HJA Residency Day 8

Thoughts on Gouache

Aaaargh, Gouache!

Thoughts on Gouache

This morning is my last studio session for this stint of the residency. Although I am not satisfied with the result of working this painting/sketch for 8 mornings, I am satisfied with the effort. I felt that the struggle with the materials oftentimes dominated the process, but it also allowed me to experiment more than I may have if I had been using materials I felt more comfortable manipulating. Never feeling satisfied allowed me to obliterate parts of the painting that needed obliterating more readily. I wasn’t attached to anything. That’s usually a positive thing because it’s easy to get hung up on a particular aspect of a piece because you like it. You keep it when it isn’t serving the painting as a whole.

This morning I mentally committed to try at least one more foray into gouache, but I plan approach it in a far different way than I had in this one.
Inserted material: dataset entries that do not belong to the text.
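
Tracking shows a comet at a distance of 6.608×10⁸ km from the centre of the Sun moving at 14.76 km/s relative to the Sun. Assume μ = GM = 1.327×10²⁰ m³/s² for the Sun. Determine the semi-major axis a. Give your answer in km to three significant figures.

a ≈ 7.22×10⁸ km

r = 6.608×10¹¹ m.
Specific orbital energy ε = v²/2 − μ/r = (14760)²/2 − 1.327×10²⁰/6.608×10¹¹ = -9.189×10⁷ J/kg.
Since ε = −μ/(2a), a = −μ/(2ε) = 7.221×10¹¹ m = 7.2207×10⁸ km.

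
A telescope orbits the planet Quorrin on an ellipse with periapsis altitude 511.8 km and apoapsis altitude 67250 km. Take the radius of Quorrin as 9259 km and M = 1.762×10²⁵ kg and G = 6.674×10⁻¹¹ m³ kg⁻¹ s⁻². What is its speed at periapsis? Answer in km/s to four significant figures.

μ = GM = 6.674×10⁻¹¹ × 1.762×10²⁵ = 1.176×10¹⁵ m³/s².
r_p = 9259 + 511.8 = 9770.8 km = 9.7708×10⁶ m.
r_a = 9259 + 67250 = 76509 km = 7.6509×10⁷ m.
Semi-major axis a = (r_p + r_a)/2 = 43140 km = 4.314×10⁷ m.
Vis-viva: v² = μ(2/r − 1/a) = 1.176×10¹⁵ × (2.047×10⁻⁷ − 2.318×10⁻⁸) = 2.134×10⁸ m²/s².
v = 14610 m/s = 14.61 km/s.

v ≈ 14.61 km/s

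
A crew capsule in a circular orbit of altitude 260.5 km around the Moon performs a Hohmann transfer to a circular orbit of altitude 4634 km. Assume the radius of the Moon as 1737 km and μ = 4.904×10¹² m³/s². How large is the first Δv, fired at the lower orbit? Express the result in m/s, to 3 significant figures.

Δv ≈ 367 m/s

r₁ = 1737 + 260.5 = 1997.5 km = 1.9975×10⁶ m.
r₂ = 1737 + 4634 = 6371.0 km = 6.3710×10⁶ m.
Transfer ellipse a_t = (r₁ + r₂)/2 = 4.184×10⁶ m.
At r₁: circular v_c1 = √(μ/r₁) = 1567 m/s; transfer-perilune v_p = √[μ(2/r₁ − 1/a_t)] = 1933 m/s.
Δv₁ = v_p − v_c1 = 366.6 m/s.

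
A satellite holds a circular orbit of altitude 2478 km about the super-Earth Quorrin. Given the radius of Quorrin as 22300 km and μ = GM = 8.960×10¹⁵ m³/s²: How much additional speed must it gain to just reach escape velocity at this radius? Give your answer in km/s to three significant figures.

r = 22300 + 2478 = 24778 km = 2.4778×10⁷ m.
Circular speed v_c = √(μ/r) = 19020 m/s.
Escape speed v_esc = √(2μ/r) = √2 × v_c = 26890 m/s.
Δv = v_esc − v_c = 7877 m/s = 7.877 km/s.

Δv ≈ 7.88 km/s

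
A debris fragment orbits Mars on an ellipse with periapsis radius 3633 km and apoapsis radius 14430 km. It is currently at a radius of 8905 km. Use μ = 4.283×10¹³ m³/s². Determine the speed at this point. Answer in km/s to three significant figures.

v ≈ 2.21 km/s

Semi-major axis a = (r_p + r_a)/2 = 9031.5 km = 9.032×10⁶ m.
Vis-viva: v² = μ(2/r − 1/a) = 4.283×10¹³ × (2.246×10⁻⁷ − 1.107×10⁻⁷) = 4.877×10⁶ m²/s².
v = 2208 m/s = 2.208 km/s.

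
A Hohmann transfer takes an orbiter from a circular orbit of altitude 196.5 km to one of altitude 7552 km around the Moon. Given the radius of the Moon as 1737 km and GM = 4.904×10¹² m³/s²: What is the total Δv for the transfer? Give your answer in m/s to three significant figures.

r₁ = 1737 + 196.5 = 1933.5 km = 1.9335×10⁶ m.
r₂ = 1737 + 7552 = 9289.0 km = 9.2890×10⁶ m.
Transfer ellipse a_t = (r₁ + r₂)/2 = 5.611×10⁶ m.
At r₁: circular v_c1 = √(μ/r₁) = 1593 m/s; transfer-perilune v_p = √[μ(2/r₁ − 1/a_t)] = 2049 m/s.
Δv₁ = v_p − v_c1 = 456.5 m/s.
At r₂: circular v_c2 = √(μ/r₂) = 726.6 m/s; transfer-apolune v_a = √[μ(2/r₂ − 1/a_t)] = 426.5 m/s.
Δv₂ = v_c2 − v_a = 300.1 m/s.
Total Δv = Δv₁ + Δv₂ = 756.6 m/s.

Δv_total ≈ 757 m/s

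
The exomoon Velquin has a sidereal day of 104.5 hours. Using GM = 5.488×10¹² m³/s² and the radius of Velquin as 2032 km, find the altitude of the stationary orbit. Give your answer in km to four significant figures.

h_sync ≈ 24960 km

T = 104.5 hours = 3.762×10⁵ s.
A synchronous orbit has period T, so by Kepler's third law a = (μT²/4π²)^(1/3).
μT²/4π² = 5.488×10¹² × (3.762×10⁵)² / 39.48 = 1.967×10²² m³.
a = 2.700×10⁷ m = 26996 km.
Altitude h = a − R = 26996 − 2032 = 24964 km.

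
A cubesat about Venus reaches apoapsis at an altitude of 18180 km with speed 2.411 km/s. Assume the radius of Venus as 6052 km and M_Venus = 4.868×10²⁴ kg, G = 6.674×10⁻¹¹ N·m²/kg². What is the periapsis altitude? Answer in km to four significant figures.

μ = GM = 6.674×10⁻¹¹ × 4.868×10²⁴ = 3.249×10¹⁴ m³/s².
r_a = 6052 + 18180 = 24232 km = 2.423×10⁷ m.
Specific energy ε = v²/2 − μ/r = -1.050×10⁷ J/kg, so a = −μ/(2ε) = 1.547×10⁷ m.
The apsides satisfy r_p + r_a = 2a, so the periapsis radius is 2a − r_a = 6.707×10⁶ m = 6706.9 km.
Periapsis altitude = 6706.9 − 6052 = 654.90 km.

periapsis altitude ≈ 654.9 km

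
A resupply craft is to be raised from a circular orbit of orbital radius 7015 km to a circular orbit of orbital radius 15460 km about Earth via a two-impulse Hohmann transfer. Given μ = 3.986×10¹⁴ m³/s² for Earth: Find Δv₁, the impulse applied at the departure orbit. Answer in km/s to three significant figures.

r₁ = 7015 km = 7.015×10⁶ m.
r₂ = 15460 km = 1.546×10⁷ m.
Transfer ellipse a_t = (r₁ + r₂)/2 = 1.124×10⁷ m.
At r₁: circular v_c1 = √(μ/r₁) = 7538 m/s; transfer-perigee v_p = √[μ(2/r₁ − 1/a_t)] = 8841 m/s.
Δv₁ = v_p − v_c1 = 1303 m/s.
= 1.303 km/s.

Δv ≈ 1.30 km/s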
With this painting, in a roundabout way, I confirmed what I had thought about these bark beetle galleries. I want to see them isolated from their material source, the wood. I started to do that more with this painting as I toned down the busyness of the background. Now I want to see what it would look like to eliminate the background entirely. I have chosen to try this with gouache because I find it to be better medium to draw with rather than to paint. I found it so cumbersome to try to paint with that I will not be tempted to create a ‘painting.’ I can more easily keep in minimal and that’s what I’m going for.

The reason I want to isolate the beetle galleries is because the more I studied them, the more I came to see them as a form of text that we don’t know how to read. We can recognize it for what it is, but we can’t interpret it. The beetles’ line work is like an intentional, elaborate graffiti drawing on a log. It’s an epic poem written throughout the forest with every piece being at the same time, a continuation of one that came before it and a unique beginning and conclusion simultaneously. It is, as Pascal said of nature, ‘…an infinite sphere, whose center is everywhere and whose circumference is nowhere.’